The play itself shows the same typical inconsequence, the same freedom from the pedantry of logic. Eliza Doolittle's ambition is to become fitted for the functions of a young lady in a florist's shop. Henry Higgins, professor of phonetics, undertakes for a wager to teach her the manners and diction of a duchess—a smaller achievement, of course, in Mr. Shaw's eyes, but still a step in the right direction. And he is better than his word. After six months she has acquired a mincing speech, from which she is still liable to lapse into appalling indiscretions; but after another six months the product might pass muster in any modiste's showroom. And then she turns on him and protests that he has spoilt her life. As a flower-girl, she tells him, she used to earn her living honestly; now there is nothing she is good for.

Of course, you say, her contact with refined society—"we needs must love the highest when we see it"—has unfitted her for mixing with inferior people. On the contrary. She has, it is true, passed the final test of a series of social functions; but meanwhile all this time of her apprenticeship in manners she has been living her daily life, doing half-menial duties, in the house of Higgins, who happens to have no manners at all. One trembles, indeed, to picture the figure that he himself, the master, must have cut when he took his pupil to the halls of the great.

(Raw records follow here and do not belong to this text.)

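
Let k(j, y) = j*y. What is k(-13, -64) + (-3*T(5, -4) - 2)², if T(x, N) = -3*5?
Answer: 2681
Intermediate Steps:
T(x, N) = -15
k(-13, -64) + (-3*T(5, -4) - 2)² = -13*(-64) + (-3*(-15) - 2)² = 832 + (45 - 2)² = 832 + 43² = 832 + 1849 = 2681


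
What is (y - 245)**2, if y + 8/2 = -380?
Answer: 395641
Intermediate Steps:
y = -384 (y = -4 - 380 = -384)
(y - 245)**2 = (-384 - 245)**2 = (-629)**2 = 395641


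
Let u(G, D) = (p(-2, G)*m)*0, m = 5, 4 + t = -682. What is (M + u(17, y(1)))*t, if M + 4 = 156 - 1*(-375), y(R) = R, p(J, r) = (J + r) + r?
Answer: -361522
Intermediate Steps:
t = -686 (t = -4 - 682 = -686)
p(J, r) = J + 2*r
u(G, D) = 0 (u(G, D) = ((-2 + 2*G)*5)*0 = (-10 + 10*G)*0 = 0)
M = 527 (M = -4 + (156 - 1*(-375)) = -4 + (156 + 375) = -4 + 531 = 527)
(M + u(17, y(1)))*t = (527 + 0)*(-686) = 527*(-686) = -361522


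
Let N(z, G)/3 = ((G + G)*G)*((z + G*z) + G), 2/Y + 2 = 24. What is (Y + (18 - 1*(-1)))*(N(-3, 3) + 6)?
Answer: -100800/11 ≈ -9163.6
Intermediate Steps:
Y = 1/11 (Y = 2/(-2 + 24) = 2/22 = 2*(1/22) = 1/11 ≈ 0.090909)
N(z, G) = 6*G²*(G + z + G*z) (N(z, G) = 3*(((G + G)*G)*((z + G*z) + G)) = 3*(((2*G)*G)*(G + z + G*z)) = 3*((2*G²)*(G + z + G*z)) = 3*(2*G²*(G + z + G*z)) = 6*G²*(G + z + G*z))
(Y + (18 - 1*(-1)))*(N(-3, 3) + 6) = (1/11 + (18 - 1*(-1)))*(6*3²*(3 - 3 + 3*(-3)) + 6) = (1/11 + (18 + 1))*(6*9*(3 - 3 - 9) + 6) = (1/11 + 19)*(6*9*(-9) + 6) = 210*(-486 + 6)/11 = (210/11)*(-480) = -100800/11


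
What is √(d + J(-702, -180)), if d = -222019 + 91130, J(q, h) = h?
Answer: I*√131069 ≈ 362.03*I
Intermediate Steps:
d = -130889
√(d + J(-702, -180)) = √(-130889 - 180) = √(-131069) = I*√131069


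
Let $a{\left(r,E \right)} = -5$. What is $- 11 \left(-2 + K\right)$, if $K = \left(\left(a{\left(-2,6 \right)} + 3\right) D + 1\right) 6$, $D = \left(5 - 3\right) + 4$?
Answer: $748$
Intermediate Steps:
$D = 6$ ($D = 2 + 4 = 6$)
$K = -66$ ($K = \left(\left(-5 + 3\right) 6 + 1\right) 6 = \left(\left(-2\right) 6 + 1\right) 6 = \left(-12 + 1\right) 6 = \left(-11\right) 6 = -66$)
$- 11 \left(-2 + K\right) = - 11 \left(-2 - 66\right) = \left(-11\right) \left(-68\right) = 748$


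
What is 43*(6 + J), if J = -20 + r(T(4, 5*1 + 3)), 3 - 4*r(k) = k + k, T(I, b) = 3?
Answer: -2537/4 ≈ -634.25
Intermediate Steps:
r(k) = ¾ - k/2 (r(k) = ¾ - (k + k)/4 = ¾ - k/2)
J = -83/4 (J = -20 + (¾ - ½*3) = -20 + (¾ - 3/2) = -20 - ¾ = -83/4 ≈ -20.750)
43*(6 + J) = 43*(6 - 83/4) = 43*(-59/4) = -2537/4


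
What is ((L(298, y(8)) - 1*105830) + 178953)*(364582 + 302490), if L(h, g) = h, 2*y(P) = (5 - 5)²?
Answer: 48977093312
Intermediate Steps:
y(P) = 0 (y(P) = (5 - 5)²/2 = (½)*0² = (½)*0 = 0)
((L(298, y(8)) - 1*105830) + 178953)*(364582 + 302490) = ((298 - 1*105830) + 178953)*(364582 + 302490) = ((298 - 105830) + 178953)*667072 = (-105532 + 178953)*667072 = 73421*667072 = 48977093312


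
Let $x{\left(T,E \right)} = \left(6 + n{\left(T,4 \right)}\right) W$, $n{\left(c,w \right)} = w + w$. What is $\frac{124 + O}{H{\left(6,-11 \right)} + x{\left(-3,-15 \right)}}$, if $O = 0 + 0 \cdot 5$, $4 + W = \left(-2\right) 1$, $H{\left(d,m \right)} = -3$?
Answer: $- \frac{124}{87} \approx -1.4253$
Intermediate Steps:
$n{\left(c,w \right)} = 2 w$
$W = -6$ ($W = -4 - 2 = -6$)
$x{\left(T,E \right)} = -84$ ($x{\left(T,E \right)} = \left(6 + 2 \cdot 4\right) \left(-6\right) = \left(6 + 8\right) \left(-6\right) = 14 \left(-6\right) = -84$)
$O = 0$ ($O = 0 + 0 = 0$)
$\frac{124 + O}{H{\left(6,-11 \right)} + x{\left(-3,-15 \right)}} = \frac{124 + 0}{-3 - 84} = \frac{124}{-87} = 124 \left(- \frac{1}{87}\right) = - \frac{124}{87}$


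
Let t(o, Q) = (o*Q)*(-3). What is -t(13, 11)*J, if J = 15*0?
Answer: 0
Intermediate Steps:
t(o, Q) = -3*Q*o (t(o, Q) = (Q*o)*(-3) = -3*Q*o)
J = 0
-t(13, 11)*J = -(-3*11*13)*0 = -(-429)*0 = -1*0 = 0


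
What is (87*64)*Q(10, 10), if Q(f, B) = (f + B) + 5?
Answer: 139200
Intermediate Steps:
Q(f, B) = 5 + B + f (Q(f, B) = (B + f) + 5 = 5 + B + f)
(87*64)*Q(10, 10) = (87*64)*(5 + 10 + 10) = 5568*25 = 139200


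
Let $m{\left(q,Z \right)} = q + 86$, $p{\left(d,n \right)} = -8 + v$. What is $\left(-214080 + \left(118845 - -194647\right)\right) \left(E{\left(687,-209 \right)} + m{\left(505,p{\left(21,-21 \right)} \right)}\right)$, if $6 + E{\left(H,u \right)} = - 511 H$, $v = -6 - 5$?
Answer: $-34841122464$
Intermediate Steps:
$v = -11$
$p{\left(d,n \right)} = -19$ ($p{\left(d,n \right)} = -8 - 11 = -19$)
$m{\left(q,Z \right)} = 86 + q$
$E{\left(H,u \right)} = -6 - 511 H$
$\left(-214080 + \left(118845 - -194647\right)\right) \left(E{\left(687,-209 \right)} + m{\left(505,p{\left(21,-21 \right)} \right)}\right) = \left(-214080 + \left(118845 - -194647\right)\right) \left(\left(-6 - 351057\right) + \left(86 + 505\right)\right) = \left(-214080 + \left(118845 + 194647\right)\right) \left(\left(-6 - 351057\right) + 591\right) = \left(-214080 + 313492\right) \left(-351063 + 591\right) = 99412 \left(-350472\right) = -34841122464$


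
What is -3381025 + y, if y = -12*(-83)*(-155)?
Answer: -3535405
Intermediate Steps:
y = -154380 (y = 996*(-155) = -154380)
-3381025 + y = -3381025 - 154380 = -3535405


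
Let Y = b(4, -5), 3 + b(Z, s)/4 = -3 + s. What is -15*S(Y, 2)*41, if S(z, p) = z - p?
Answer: 28290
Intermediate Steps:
b(Z, s) = -24 + 4*s (b(Z, s) = -12 + 4*(-3 + s) = -12 + (-12 + 4*s) = -24 + 4*s)
Y = -44 (Y = -24 + 4*(-5) = -24 - 20 = -44)
-15*S(Y, 2)*41 = -15*(-44 - 1*2)*41 = -15*(-44 - 2)*41 = -15*(-46)*41 = 690*41 = 28290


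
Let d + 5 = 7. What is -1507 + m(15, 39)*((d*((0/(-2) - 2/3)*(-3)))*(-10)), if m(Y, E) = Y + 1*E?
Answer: -3667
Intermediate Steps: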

Then perhaps, you say, she has fallen into an unrequited passion for him, and this accounts for her peevishness? Well, if she has, we have only Mr. Shaw's word for it, and she gets no sympathy from us for her deplorable taste in men. There was another man who was always about the house, a man with a habit of courtesy, but this gallant soldier left her cold. Such is the perversity of women—and Mr. Shaw. Higgins's one act of civility to his protégée, on which we had to base our hopes of a happy issue, was to throw a bunch of flowers at her from a balcony in Chelsea—not perhaps a very tactful reminder of her origin. But he was only just in time. Another two seconds of delay and the final curtain would have cut off this tardy and inadequate effort of conciliation.

FROM FLOWER-GIRL TO PERFECT LADY.

(Showing middle stage in course of lessons in Polite Conversation.)

Eliza Doolittle (Mrs. Patrick Campbell) to Mrs. Eynsford-Hill (Miss Carlotta Addison). "An aunt of mine died of in-flu-en-za: but it's my be-lief they done h-her in."

However, nobody goes to a production of Mr. Shaw's with the idea of seeing a play. We go to hear him discourse on just anything that occurs to him without prejudice in the matter of his mouthpiece. This time he was represented by a dustman; and for once Mr. Shaw consented to temper his wisdom to the limitations of its repository. His Alfred Doolittle (father of the flower-girl) threw off a little cheap satire on the morality of the middle-classes, yet admitted the drawbacks of unauthorised union (as practised by himself), since a man's wife is there to be kicked, whereas a mistress is apt to be more exigent of the amenities; you must adopt a more lover-like attitude if you want to retain her. He also argued brightly in defence of his proposal to sell his own daughter to any man for a fiver; let fall a platitude or two in praise of the lot of the undeserving poor; and (having come in for a fortune) found that charity had lost its blessedness—that the touch of nature which makes the whole world kin was only admirable when you did the "touching" yourself. Not bad for a dustman, but Mr. Shaw has done better.

For the rest the attraction lay in the performance of individual actors rather than in the stuff of the play. Mrs. Patrick Campbell was delicious, both in her unregenerate state, and even more during the middle phase of the refining process. She made the Third Act a pure delight. Later, when she became tragic, she sacrificed something of her particular charm to the author's insincerity.

Sir Herbert Tree, always at his best in comedy, was an excellent Higgins in his lighter moods. As for Mr. Edmund Gurney, he was far the best dustman I have ever met. His freedom from scruples, combined with a natural gift for unctuous and persuasive rhetoric, commanded admiration. Higgins, indeed, who could read potentialities at a glance, considered that he might, under happier conditions, have gone far toward attaining Cabinet rank or filling a Welsh pulpit.